Red inspected the cup. “Jake’s got one younger brother who isn’t married yet, still looking for a woman willing to take on the job. Jake got a good wife and she gave him a good family, boys and girls.” He squinted. “You know Lisa. Good kits, all of them from what I hear. Now on the Chandler side you’ve got Mary and her—” He poked a finger inside the cup. “Darned bugs. Get into everything.”
I resisted the urge to look into my own mug.
“Mary and her sister, they’re angry. Poisoned by their da from the day their mother Laura died. Get married and start raising kits as fast as they can but play it safe and make no direct challenges to any Middlestons or their kin, spreading rumors and doing what they can to screw them over through business deals and getting people to not like them.” He smiled. “Ain’t hard to hate Jake Middleston after a night of drinking with Mary Chandler, if you get what I mean.”
My head began to spin. Too much information and it wasn’t getting me any closer to finding the two kids and figuring out what to do.
“How do you know all this?”
He tapped his temple. “I listen. I don’t stay here all the time, I get out and walk around. People talk, family talk and some of them give me a dollar here and there to make themselves feel good.” Red grinned. “They buy me coffee and want to chat, talk ’bout things they can’t tell anyone else, things they don’t want others to know their opinions on. I listen.”

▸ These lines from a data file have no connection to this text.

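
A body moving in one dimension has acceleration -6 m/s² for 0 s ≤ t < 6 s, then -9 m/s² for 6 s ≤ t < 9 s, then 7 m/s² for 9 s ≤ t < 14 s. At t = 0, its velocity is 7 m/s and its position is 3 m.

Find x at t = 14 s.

On each constant-a segment, Δv = aΔt and Δx = v₀Δt + ½aΔt²; chain segment to segment.
0–6 s: v starts 7 m/s; Δx = 7·6 + ½·-6·6² = -66 m; v ends -29 m/s.
6–9 s: v starts -29 m/s; Δx = -29·3 + ½·-9·3² = -127.5 m; v ends -56 m/s.
9–14 s: v starts -56 m/s; Δx = -56·5 + ½·7·5² = -192.5 m; v ends -21 m/s.
x(14) = 3 + Σ Δx = -383 m.

-383 m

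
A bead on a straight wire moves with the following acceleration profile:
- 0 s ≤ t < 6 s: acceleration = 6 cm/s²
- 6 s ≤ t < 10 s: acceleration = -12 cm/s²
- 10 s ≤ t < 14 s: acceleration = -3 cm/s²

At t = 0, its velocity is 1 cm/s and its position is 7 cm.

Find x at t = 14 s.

105 cm

On each constant-a segment, Δv = aΔt and Δx = v₀Δt + ½aΔt²; chain segment to segment.
0–6 s: v starts 1 cm/s; Δx = 1·6 + ½·6·6² = 114 cm; v ends 37 cm/s.
6–10 s: v starts 37 cm/s; Δx = 37·4 + ½·-12·4² = 52 cm; v ends -11 cm/s.
10–14 s: v starts -11 cm/s; Δx = -11·4 + ½·-3·4² = -68 cm; v ends -23 cm/s.
x(14) = 7 + Σ Δx = 105 cm.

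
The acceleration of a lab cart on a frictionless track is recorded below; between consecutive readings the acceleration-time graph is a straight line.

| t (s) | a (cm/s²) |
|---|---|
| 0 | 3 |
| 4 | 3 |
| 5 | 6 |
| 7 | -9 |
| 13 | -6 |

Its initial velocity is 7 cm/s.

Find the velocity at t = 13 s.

-24.5 cm/s

Δv equals the area under the a-t graph; then v = v₀ + Δv.
0–4 s: 3 × 4 = 12 cm/s
4–5 s: ½(3 + 6)(1) = 4.5 cm/s
5–7 s: ½(6 + -9)(2) = -3 cm/s
7–13 s: ½(-9 + -6)(6) = -45 cm/s
Δv = -31.5 cm/s, so v(13) = 7 + (-31.5) = -24.5 cm/s.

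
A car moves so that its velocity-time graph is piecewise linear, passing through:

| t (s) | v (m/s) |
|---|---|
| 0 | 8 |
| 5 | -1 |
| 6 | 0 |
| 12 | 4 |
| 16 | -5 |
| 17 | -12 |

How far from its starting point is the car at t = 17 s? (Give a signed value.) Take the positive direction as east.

Displacement is the signed area under the v-t curve.
0–5 s: ½(8 + -1)(5) = 17.5 m
5–6 s: ½(-1 + 0)(1) = -0.5 m
6–12 s: ½(0 + 4)(6) = 12 m
12–16 s: ½(4 + -5)(4) = -2 m
16–17 s: ½(-5 + -12)(1) = -8.5 m
Net displacement = 18.5 m

18.5 m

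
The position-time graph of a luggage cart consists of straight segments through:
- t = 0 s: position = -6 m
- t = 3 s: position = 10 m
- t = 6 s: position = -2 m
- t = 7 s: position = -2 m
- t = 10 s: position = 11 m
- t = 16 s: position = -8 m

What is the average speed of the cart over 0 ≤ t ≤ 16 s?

Average speed = (total path length)/(elapsed time); on a piecewise-linear x-t graph the path length is Σ|Δx|.
0–3 s: |Δx| = |10 − -6| = 16 m
3–6 s: |Δx| = |-2 − 10| = 12 m
6–7 s: |Δx| = |-2 − -2| = 0 m
7–10 s: |Δx| = |11 − -2| = 13 m
10–16 s: |Δx| = |-8 − 11| = 19 m
Total path = 60 m; average speed = 60/16 = 3.75 m/s.

3.75 m/s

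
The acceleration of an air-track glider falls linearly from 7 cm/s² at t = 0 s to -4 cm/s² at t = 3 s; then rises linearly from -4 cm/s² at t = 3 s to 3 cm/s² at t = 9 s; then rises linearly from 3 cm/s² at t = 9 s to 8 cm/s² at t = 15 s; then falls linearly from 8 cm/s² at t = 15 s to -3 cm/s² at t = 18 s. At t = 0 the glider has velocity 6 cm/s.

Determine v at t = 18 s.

48 cm/s

Δv equals the area under the a-t graph; then v = v₀ + Δv.
0–3 s: ½(7 + -4)(3) = 4.5 cm/s
3–9 s: ½(-4 + 3)(6) = -3 cm/s
9–15 s: ½(3 + 8)(6) = 33 cm/s
15–18 s: ½(8 + -3)(3) = 7.5 cm/s
Δv = 42 cm/s, so v(18) = 6 + (42) = 48 cm/s.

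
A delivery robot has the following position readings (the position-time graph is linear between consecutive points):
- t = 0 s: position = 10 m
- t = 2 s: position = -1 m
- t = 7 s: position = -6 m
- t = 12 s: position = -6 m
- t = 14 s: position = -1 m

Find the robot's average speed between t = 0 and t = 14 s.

1.5 m/s

Average speed = (total path length)/(elapsed time); on a piecewise-linear x-t graph the path length is Σ|Δx|.
0–2 s: |Δx| = |-1 − 10| = 11 m
2–7 s: |Δx| = |-6 − -1| = 5 m
7–12 s: |Δx| = |-6 − -6| = 0 m
12–14 s: |Δx| = |-1 − -6| = 5 m
Total path = 21 m; average speed = 21/14 = 1.5 m/s.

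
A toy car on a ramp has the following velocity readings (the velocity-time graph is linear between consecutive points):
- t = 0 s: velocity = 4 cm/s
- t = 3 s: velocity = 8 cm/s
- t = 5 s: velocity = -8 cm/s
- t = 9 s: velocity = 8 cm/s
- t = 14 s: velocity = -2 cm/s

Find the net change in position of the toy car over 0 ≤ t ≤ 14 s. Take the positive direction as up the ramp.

33 cm

Displacement is the signed area under the v-t curve.
0–3 s: ½(4 + 8)(3) = 18 cm
3–5 s: ½(8 + -8)(2) = 0 cm
5–9 s: ½(-8 + 8)(4) = 0 cm
9–14 s: ½(8 + -2)(5) = 15 cm
Net displacement = 33 cm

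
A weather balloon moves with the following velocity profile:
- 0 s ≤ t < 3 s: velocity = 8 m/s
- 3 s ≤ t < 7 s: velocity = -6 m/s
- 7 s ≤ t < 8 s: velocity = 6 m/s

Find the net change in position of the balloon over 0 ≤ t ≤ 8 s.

6 m

Displacement is the signed area under the v-t curve.
0–3 s: 8 × 3 = 24 m
3–7 s: -6 × 4 = -24 m
7–8 s: 6 × 1 = 6 m
Net displacement = 6 m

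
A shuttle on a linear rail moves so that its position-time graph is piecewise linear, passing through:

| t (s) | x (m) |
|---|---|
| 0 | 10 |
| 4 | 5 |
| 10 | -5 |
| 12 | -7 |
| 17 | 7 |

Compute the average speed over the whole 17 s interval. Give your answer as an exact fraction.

31/17 m/s

Average speed = (total path length)/(elapsed time); on a piecewise-linear x-t graph the path length is Σ|Δx|.
0–4 s: |Δx| = |5 − 10| = 5 m
4–10 s: |Δx| = |-5 − 5| = 10 m
10–12 s: |Δx| = |-7 − -5| = 2 m
12–17 s: |Δx| = |7 − -7| = 14 m
Total path = 31 m; average speed = 31/17 = 31/17 m/s.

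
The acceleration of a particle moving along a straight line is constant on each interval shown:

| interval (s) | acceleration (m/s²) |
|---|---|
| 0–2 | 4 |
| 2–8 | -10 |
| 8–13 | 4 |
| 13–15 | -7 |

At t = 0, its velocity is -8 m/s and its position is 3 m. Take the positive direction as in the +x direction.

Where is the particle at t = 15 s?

On each constant-a segment, Δv = aΔt and Δx = v₀Δt + ½aΔt²; chain segment to segment.
0–2 s: v starts -8 m/s; Δx = -8·2 + ½·4·2² = -8 m; v ends 0 m/s.
2–8 s: v starts 0 m/s; Δx = 0·6 + ½·-10·6² = -180 m; v ends -60 m/s.
8–13 s: v starts -60 m/s; Δx = -60·5 + ½·4·5² = -250 m; v ends -40 m/s.
13–15 s: v starts -40 m/s; Δx = -40·2 + ½·-7·2² = -94 m; v ends -54 m/s.
x(15) = 3 + Σ Δx = -529 m.

-529 m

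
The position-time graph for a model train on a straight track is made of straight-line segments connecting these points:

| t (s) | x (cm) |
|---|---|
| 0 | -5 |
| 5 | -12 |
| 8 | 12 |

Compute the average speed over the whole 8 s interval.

Average speed = (total path length)/(elapsed time); on a piecewise-linear x-t graph the path length is Σ|Δx|.
0–5 s: |Δx| = |-12 − -5| = 7 cm
5–8 s: |Δx| = |12 − -12| = 24 cm
Total path = 31 cm; average speed = 31/8 = 3.875 cm/s.

3.875 cm/s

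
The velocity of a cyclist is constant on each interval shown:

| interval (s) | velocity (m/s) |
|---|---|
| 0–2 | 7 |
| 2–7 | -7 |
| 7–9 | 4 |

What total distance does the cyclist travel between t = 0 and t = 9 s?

Distance (not displacement) is the total path length: add the absolute areas under v-t.
0–2 s: |7| × 2 = 14 m
2–7 s: |-7| × 5 = 35 m
7–9 s: |4| × 2 = 8 m
Total distance = 57 m

57 m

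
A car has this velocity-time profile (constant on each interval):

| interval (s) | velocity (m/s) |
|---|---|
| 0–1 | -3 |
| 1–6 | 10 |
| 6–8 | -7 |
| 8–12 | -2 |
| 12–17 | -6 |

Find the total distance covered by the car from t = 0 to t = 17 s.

105 m

Distance (not displacement) is the total path length: add the absolute areas under v-t.
0–1 s: |-3| × 1 = 3 m
1–6 s: |10| × 5 = 50 m
6–8 s: |-7| × 2 = 14 m
8–12 s: |-2| × 4 = 8 m
12–17 s: |-6| × 5 = 30 m
Total distance = 105 m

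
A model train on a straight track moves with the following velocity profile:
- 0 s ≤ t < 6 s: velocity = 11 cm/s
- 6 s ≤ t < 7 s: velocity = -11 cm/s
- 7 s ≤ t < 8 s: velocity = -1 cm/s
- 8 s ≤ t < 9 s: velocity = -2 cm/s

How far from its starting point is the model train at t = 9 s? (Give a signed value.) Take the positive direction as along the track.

52 cm

Net displacement equals the area under the velocity-time graph (areas below the axis count negative).
0–6 s: 11 × 6 = 66 cm
6–7 s: -11 × 1 = -11 cm
7–8 s: -1 × 1 = -1 cm
8–9 s: -2 × 1 = -2 cm
Net displacement = 52 cm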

“Why didn’t anyone stop this before now? The Board, the Council—”
Red snorted. “You can’t make people like each other. And after a bit of time it’s easier to hate than admit someone was wrong.”
“This is ridiculous.” I shook my head. “Insane.”
Red scratched his chin. “To you and me, yes. But how many things have you seen that ain’t sensible?”
I swallowed hard, thinking of the many unusual things in my own life. Suddenly a family feud didn’t seem so silly.
I stood up and handed him the mug. “Thank you for the drink.”
He nodded. “Sorry but this is old folks’s camp. Ain’t gonna find your kits here. Too quiet for them.”
I started to dig out a business card then paused. “Do you have a phone?”
Red’s eyebrows rose. “Of course.” He pointed to the west. “There’s a pay phone over there by the store, one of the last ones in the world. Owner’s a good man, lets us pick through the Dumpster after dark as long as we don’t make a mess and keep quiet.”
I handed over the card. “If you see them please call me. Or if you need something.”
“‘Something’?” Red cocked his head to one side.
“We’re family.” I cleared my throat, trying to ignore the lump that had suddenly come up. “You need help or something, you call me.”
He laughed, a nervous chuckle at the end. “Okay, Susie. I’ll call you when the aliens attack.”
Red took my hand and led me through the makeshift shelters back to the hole in the fence I’d entered by. He patted me on the head and guided me through the gap, pulling the warped wire up so it wouldn’t drag on my leather duster.
“You be careful out there.” He wagged a finger at me. “Lots of bad blood out there. Splashes on the innocent and the guilty the same.”
Then he was gone before I could answer, blending back into the lengthening shadows.
I headed back out onto the street, a little shaken by the encounter. I’d never thought about finding family in a place like this.
It was both terrifying and strangely reassuring to know we could be just like anyone else, choose the path less taken.
A little voice at the back of my mind pointed out this could have been my reality, my day-to-day existence dependent on what I pulled out of the garbage cans or scrounged from strangers. When I’d been sent away from the Pride I’d been cut off from all family help, left to survive on my own. If I hadn’t landed on my feet in the foster care system and later on clawed out a place for myself in the human world, I could have ended up like Red.